12/05/2004 - 7:00
DINHEIRO ? A Bolsa caiu e o dólar subiu prevendo problemas com uma eventual alta dos juros dos EUA. Quanto o Brasil vai sofrer se isso ocorrer?
FÁBIO BARBOSA ? Uma das maiores mudanças no País nos últimos anos foi a virada nas contas externas. O Brasil passou a ter superávit na conta corrente e, portanto, depende menos dos fluxos financeiros internacionais para se financiar. Além disso, o Brasil não aproveitou tanto assim a fartura de recursos do mercado internacional dos últimos meses. Havia muito crédito à disposição e os juros estavam baixos. Mas, por várias razões, o Brasil não aproveitou muito essa liquidez internacional como outros países emergentes. Agora, vale o reverso da moeda. O Brasil não teve o bônus e não terá o ônus. O País não perderá muito. O impacto será menor do que avaliam alguns especialistas e do que foi em situações parecidas no passado.
DINHEIRO ? O que pode acontecer?
BARBOSA ? Já estamos vendo uma pequena elevação do Risco Brasil (índice que reflete a preocupação dos investidores e os juros pagos pelo país no exterior). Mas não deve acontecer nada muito relevante. Vejo até um lado positivo nesse momento. A alta dos juros reflete o crescimento da economia americana. Como o Brasil está apostando nos resultados da balança comercial como forma mais saudável de obter recursos externos, podemos até ganhar com as notícias de crescimento no resto do mundo. É sinal de que há campo para nossas exportações. O Brasil está menos vulnerável do que no passado.
DINHEIRO ? Qual seu cenário para a economia brasileira em 2004?
BARBOSA ? Continuamos apostando num crescimento entre 3,5% e 4,0% para o ano. Será um resultado bem melhor do que 2003. O ano passado foi de ajuste. Em 2002, houve uma leitura indevida por parte do mercado financeiro sobre o que seria o governo Lula. Nós, do ABN, mantivemos os investimentos no período da eleição, não acreditávamos numa aventura. Mas o mercado elevou o risco-País a 2.500 pontos (hoje está em torno de 600) e o dólar a R$ 4,00 (está por volta de R$ 3,00). Levamos o ano de 2003 para colocar as coisas nos lugares onde estavam antes de o mercado ter essa leitura. Isso é passado. No momento, estamos com bom crescimento considerando o que aconteceu nos últimos três anos. Estamos criando bases sólidas para crescer em 2005 e 2006.

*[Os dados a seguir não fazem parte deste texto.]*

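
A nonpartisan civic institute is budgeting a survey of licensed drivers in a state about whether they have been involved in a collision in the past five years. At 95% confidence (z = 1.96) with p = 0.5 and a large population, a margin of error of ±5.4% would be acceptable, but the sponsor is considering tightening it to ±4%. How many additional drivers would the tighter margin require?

271

At ±5.4%: n = 1.96² × 0.2500 / 0.054² ≈ 329.36 → 330.
At ±4%: n = 1.96² × 0.2500 / 0.040² ≈ 600.25 → 601.
Additional respondents: 601 − 330 = 271.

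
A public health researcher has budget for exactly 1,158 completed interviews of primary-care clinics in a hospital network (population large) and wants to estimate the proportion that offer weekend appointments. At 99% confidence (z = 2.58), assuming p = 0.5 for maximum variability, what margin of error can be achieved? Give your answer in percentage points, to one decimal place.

3.8

SE(p̂) = √[p(1−p)/n] = √[0.2500/1158] = 0.01469.
E = z × SE = 2.58 × 0.01469 = 0.03791, or 3.8 percentage points.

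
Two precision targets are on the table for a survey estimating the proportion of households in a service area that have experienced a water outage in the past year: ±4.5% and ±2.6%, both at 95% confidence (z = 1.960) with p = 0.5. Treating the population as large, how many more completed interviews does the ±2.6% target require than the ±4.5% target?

946

At ±4.5%: n = 1.960² × 0.2500 / 0.045² ≈ 474.27 → 475.
At ±2.6%: n = 1.960² × 0.2500 / 0.026² ≈ 1420.71 → 1421.
Additional respondents: 1421 − 475 = 946.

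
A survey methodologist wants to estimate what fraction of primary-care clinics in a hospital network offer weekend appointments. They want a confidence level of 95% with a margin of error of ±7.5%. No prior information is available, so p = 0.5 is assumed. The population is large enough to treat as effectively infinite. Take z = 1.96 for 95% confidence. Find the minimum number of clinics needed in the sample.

171

With p = 0.5, p(1−p) = 0.25.
n = z²·p(1−p)/E² = 1.96² × 0.2500 / 0.075² = 3.8416 × 0.2500 / 0.005625 ≈ 170.74.
Rounding up gives n = 171.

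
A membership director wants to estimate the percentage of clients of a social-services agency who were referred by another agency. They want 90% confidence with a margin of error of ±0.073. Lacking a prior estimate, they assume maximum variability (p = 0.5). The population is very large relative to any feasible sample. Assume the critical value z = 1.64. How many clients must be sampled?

127

With p = 0.5, p(1−p) = 0.25.
n = z²·p(1−p)/E² = 1.64² × 0.2500 / 0.073² = 2.6896 × 0.2500 / 0.005329 ≈ 126.18.
Rounding up gives n = 127.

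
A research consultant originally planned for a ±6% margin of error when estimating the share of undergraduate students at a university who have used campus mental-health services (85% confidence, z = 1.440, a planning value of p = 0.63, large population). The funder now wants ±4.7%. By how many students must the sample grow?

84

At ±6%: n = 1.440² × 0.2331 / 0.060² ≈ 134.27 → 135.
At ±4.7%: n = 1.440² × 0.2331 / 0.047² ≈ 218.81 → 219.
Additional respondents: 219 − 135 = 84.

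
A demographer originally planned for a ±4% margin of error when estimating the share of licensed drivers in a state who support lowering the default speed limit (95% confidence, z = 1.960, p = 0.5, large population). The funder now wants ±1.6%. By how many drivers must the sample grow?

At ±4%: n = 1.960² × 0.2500 / 0.040² ≈ 600.25 → 601.
At ±1.6%: n = 1.960² × 0.2500 / 0.016² ≈ 3751.56 → 3752.
Additional respondents: 3752 − 601 = 3151.

3151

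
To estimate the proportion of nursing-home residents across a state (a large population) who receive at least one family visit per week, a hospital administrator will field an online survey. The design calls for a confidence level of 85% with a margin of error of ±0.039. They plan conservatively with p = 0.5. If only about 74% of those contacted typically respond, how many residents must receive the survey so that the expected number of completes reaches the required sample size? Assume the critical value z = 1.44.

Completed interviews needed: n₀ = 1.44² × 0.2500 / 0.039² ≈ 340.83 → 341.
At a 74% response rate, contacts needed = 341 / 0.74 ≈ 460.81 → 461.

461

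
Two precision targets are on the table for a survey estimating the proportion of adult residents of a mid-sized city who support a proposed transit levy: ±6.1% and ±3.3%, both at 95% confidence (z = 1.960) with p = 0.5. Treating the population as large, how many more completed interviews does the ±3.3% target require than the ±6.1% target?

At ±6.1%: n = 1.960² × 0.2500 / 0.061² ≈ 258.10 → 259.
At ±3.3%: n = 1.960² × 0.2500 / 0.033² ≈ 881.91 → 882.
Additional respondents: 882 − 259 = 623.

623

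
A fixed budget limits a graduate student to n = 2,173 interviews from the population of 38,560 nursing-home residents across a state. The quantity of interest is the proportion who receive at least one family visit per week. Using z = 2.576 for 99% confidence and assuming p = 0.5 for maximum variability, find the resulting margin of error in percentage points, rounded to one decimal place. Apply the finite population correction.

Finite-population factor: (N−n)/(N−1) = (38560−2173)/(38560−1) = 0.9437.
SE(p̂) = √[p(1−p)/n · (N−n)/(N−1)] = √[0.2500/2173 × 0.9437] = 0.01042.
E = z × SE = 2.576 × 0.01042 = 0.02684 ≈ 2.7 percentage points.

2.7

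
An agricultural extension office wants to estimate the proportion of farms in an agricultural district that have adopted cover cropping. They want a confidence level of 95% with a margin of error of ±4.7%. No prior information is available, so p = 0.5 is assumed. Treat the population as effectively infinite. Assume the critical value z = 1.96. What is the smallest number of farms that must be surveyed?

435

With p = 0.5, p(1−p) = 0.25.
n = z²·p(1−p)/E² = 1.96² × 0.2500 / 0.047² = 3.8416 × 0.2500 / 0.002209 ≈ 434.77.
Rounding up gives n = 435.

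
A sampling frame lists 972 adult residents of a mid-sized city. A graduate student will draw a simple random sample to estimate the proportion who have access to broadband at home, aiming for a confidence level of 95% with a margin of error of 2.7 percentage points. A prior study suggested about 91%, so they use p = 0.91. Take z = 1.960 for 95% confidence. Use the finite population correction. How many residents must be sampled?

Unadjusted: n₀ = 1.960² × 0.91 × 0.09 / 0.027² ≈ 431.59, so n₀ = 432.
Finite population correction with N = 972: n = n₀ / (1 + (n₀−1)/N) = 432 / (1 + 431/972) = 432 / 1.4434 ≈ 299.29.
Rounding up, n = 300.

300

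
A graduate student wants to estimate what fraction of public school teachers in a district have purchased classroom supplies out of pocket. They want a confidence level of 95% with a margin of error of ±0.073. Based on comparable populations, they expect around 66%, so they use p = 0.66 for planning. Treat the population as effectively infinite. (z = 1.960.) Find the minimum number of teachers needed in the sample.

162

With p = 0.66, p(1−p) = 0.2244.
n = z²·p(1−p)/E² = 1.960² × 0.2244 / 0.073² = 3.8416 × 0.2244 / 0.005329 ≈ 161.77.
Rounding up gives n = 162.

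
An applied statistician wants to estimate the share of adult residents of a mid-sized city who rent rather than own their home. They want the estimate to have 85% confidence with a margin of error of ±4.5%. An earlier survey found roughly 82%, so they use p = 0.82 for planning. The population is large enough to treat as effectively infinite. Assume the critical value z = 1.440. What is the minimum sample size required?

152

With p = 0.82, p(1−p) = 0.1476.
n = z²·p(1−p)/E² = 1.440² × 0.1476 / 0.045² = 2.0736 × 0.1476 / 0.002025 ≈ 151.14.
Rounding up gives n = 152.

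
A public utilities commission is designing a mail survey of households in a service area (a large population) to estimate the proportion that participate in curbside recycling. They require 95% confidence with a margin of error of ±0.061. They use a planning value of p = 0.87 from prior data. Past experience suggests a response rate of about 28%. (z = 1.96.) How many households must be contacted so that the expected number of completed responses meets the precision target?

Completed interviews needed: n₀ = 1.96² × 0.1131 / 0.061² ≈ 116.77 → 117.
At a 28% response rate, contacts needed = 117 / 0.28 ≈ 417.86 → 418.

418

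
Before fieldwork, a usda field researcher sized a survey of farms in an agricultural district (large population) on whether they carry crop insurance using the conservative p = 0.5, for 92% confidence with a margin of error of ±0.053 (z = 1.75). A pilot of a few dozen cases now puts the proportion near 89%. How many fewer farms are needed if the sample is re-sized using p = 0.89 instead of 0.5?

166

Conservative (p = 0.5): n = 1.75² × 0.25 / 0.053² ≈ 272.56 → 273.
Using p = 0.89: p(1−p) = 0.0979, so n = 1.75² × 0.0979 / 0.053² ≈ 106.74 → 107.
Reduction: 273 − 107 = 166.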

DINHEIRO ? Não dava para baixar os juros mais rápido?
BARBOSA ? O Banco Central tem mais informações sobre a eco-
nomia do que nós, da iniciativa privada. A princípio, acho que a postura do BC foi adequada. Temos uma meta de inflação a ser alcançada. A meta é do governo e da sociedade. O BC é o instrumento para alcançá-la. Essa meta deve ser debatida pelo Conselho Monetário Nacional e pela sociedade. E está correto controlar bastante a inflação. Temos de evitar a idéia do passado
que um pouquinho de inflação traz um pouquinho de crescimento.
Isso não se mostrou verdade.
DINHEIRO ? Tem muita gente, principalmente no PT, defendendo a elevação da meta de inflação. Não seria um caminho para o País crescer mais rápido sem perder o controle?

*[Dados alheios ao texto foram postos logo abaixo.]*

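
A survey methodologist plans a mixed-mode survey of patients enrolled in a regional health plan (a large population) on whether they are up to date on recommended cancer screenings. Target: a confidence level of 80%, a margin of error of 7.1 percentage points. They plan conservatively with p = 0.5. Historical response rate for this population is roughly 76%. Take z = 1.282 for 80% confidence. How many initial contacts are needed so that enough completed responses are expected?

108

Completed interviews needed: n₀ = 1.282² × 0.2500 / 0.071² ≈ 81.51 → 82.
At a 76% response rate, contacts needed = 82 / 0.76 ≈ 107.89 → 108.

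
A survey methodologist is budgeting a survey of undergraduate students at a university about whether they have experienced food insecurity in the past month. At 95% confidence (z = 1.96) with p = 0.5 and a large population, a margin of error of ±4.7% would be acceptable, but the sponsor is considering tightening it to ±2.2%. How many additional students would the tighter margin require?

1550

At ±4.7%: n = 1.96² × 0.2500 / 0.047² ≈ 434.77 → 435.
At ±2.2%: n = 1.96² × 0.2500 / 0.022² ≈ 1984.30 → 1985.
Additional respondents: 1985 − 435 = 1550.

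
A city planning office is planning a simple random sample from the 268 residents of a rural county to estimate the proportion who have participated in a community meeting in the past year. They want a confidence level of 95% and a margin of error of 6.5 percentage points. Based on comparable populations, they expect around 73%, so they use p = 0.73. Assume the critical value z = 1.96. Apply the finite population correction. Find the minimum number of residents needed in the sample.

108

Unadjusted: n₀ = 1.96² × 0.73 × 0.27 / 0.065² ≈ 179.21, so n₀ = 180.
Finite population correction with N = 268: n = n₀ / (1 + (n₀−1)/N) = 180 / (1 + 179/268) = 180 / 1.6679 ≈ 107.92.
Rounding up, n = 108.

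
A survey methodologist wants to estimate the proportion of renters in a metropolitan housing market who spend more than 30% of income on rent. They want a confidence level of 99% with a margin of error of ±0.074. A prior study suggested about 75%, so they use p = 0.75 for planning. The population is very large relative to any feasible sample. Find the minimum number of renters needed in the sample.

228

For 99% confidence, z = 2.576.
With p = 0.75, p(1−p) = 0.1875.
n = z²·p(1−p)/E² = 2.576² × 0.1875 / 0.074² = 6.6358 × 0.1875 / 0.005476 ≈ 227.21.
Rounding up gives n = 228.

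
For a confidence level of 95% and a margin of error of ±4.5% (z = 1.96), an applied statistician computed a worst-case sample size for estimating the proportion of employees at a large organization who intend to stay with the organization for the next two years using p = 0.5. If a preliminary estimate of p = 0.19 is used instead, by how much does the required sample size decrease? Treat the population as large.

Conservative (p = 0.5): n = 1.96² × 0.25 / 0.045² ≈ 474.27 → 475.
Using p = 0.19: p(1−p) = 0.1539, so n = 1.96² × 0.1539 / 0.045² ≈ 291.96 → 292.
Reduction: 475 − 292 = 183.

183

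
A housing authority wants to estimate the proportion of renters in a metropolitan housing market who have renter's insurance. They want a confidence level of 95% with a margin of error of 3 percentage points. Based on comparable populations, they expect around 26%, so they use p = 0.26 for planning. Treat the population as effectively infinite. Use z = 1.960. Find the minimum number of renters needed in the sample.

822

With p = 0.26, p(1−p) = 0.1924.
n = z²·p(1−p)/E² = 1.960² × 0.1924 / 0.030² = 3.8416 × 0.1924 / 0.000900 ≈ 821.25.
Rounding up gives n = 822.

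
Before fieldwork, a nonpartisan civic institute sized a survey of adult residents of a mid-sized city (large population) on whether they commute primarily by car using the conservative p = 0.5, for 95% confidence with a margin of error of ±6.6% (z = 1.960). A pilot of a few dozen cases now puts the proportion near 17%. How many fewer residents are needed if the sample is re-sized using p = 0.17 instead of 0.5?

96

Conservative (p = 0.5): n = 1.960² × 0.25 / 0.066² ≈ 220.48 → 221.
Using p = 0.17: p(1−p) = 0.1411, so n = 1.960² × 0.1411 / 0.066² ≈ 124.44 → 125.
Reduction: 221 − 125 = 96.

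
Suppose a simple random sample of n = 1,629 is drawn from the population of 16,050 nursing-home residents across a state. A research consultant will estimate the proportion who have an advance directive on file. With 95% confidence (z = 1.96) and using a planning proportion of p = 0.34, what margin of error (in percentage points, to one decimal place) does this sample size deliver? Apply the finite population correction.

2.2

Finite-population factor: (N−n)/(N−1) = (16050−1629)/(16050−1) = 0.8986.
SE(p̂) = √[p(1−p)/n · (N−n)/(N−1)] = √[0.2244/1629 × 0.8986] = 0.01113.
E = z × SE = 1.96 × 0.01113 = 0.02181 ≈ 2.2 percentage points.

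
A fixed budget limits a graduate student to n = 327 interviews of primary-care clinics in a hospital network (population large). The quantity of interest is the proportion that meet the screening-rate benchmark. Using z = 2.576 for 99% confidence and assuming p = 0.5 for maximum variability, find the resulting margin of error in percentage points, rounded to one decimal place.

SE(p̂) = √[p(1−p)/n] = √[0.2500/327] = 0.02765.
E = z × SE = 2.576 × 0.02765 = 0.07123, or 7.1 percentage points.

7.1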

BARBOSA ? Economia não é uma ciência
tão perfeita que possa se dizer que um ponto a mais ou menos vá causar algum impacto. Mas, acima de tudo, o que preocupa é o raciocínio de que um pouco mais de inflação permite crescer um pouco mais. Já tivemos essa experiência no passado. Os países que mais crescem no mundo são os que têm menos inflação.
Não são os que têm mais inflação. Há uma leitura indevida do processo. É óbvio que todos nós queremos crescimento. O que está em jogo é saber qual a melhor maneira de obter um crescimento sustentável.
Cada um defende um caminho. Quem quer inflação mais baixa não condena o País
a um crescimento menor.
DINHEIRO ? Qual é a sua opinião sobre o governo Lula e o ministro Palocci?
BARBOSA ? Considerando que o mercado errou e elevou o dólar e o risco Brasil em 2002, a margem de manobra era bastante estreita. Era preciso evitar que a inflação se propagasse pela economia e nos colocasse onde estávamos antes do Plano Real. Não havia muito alternativa. Muitos sonham com um atalho. O próprio presidente Lula pediu às pessoas que colocassem quais as alternativas críveis para a economia. Todos estamos insatisfeitos com esse crescimento, mas todos queremos que cresça de maneira sustentável. Não há atalhos para isso. Esse é o caminho: o da estabilidade monetária.
DINHEIRO ? Mas há muitas pressões por mudanças…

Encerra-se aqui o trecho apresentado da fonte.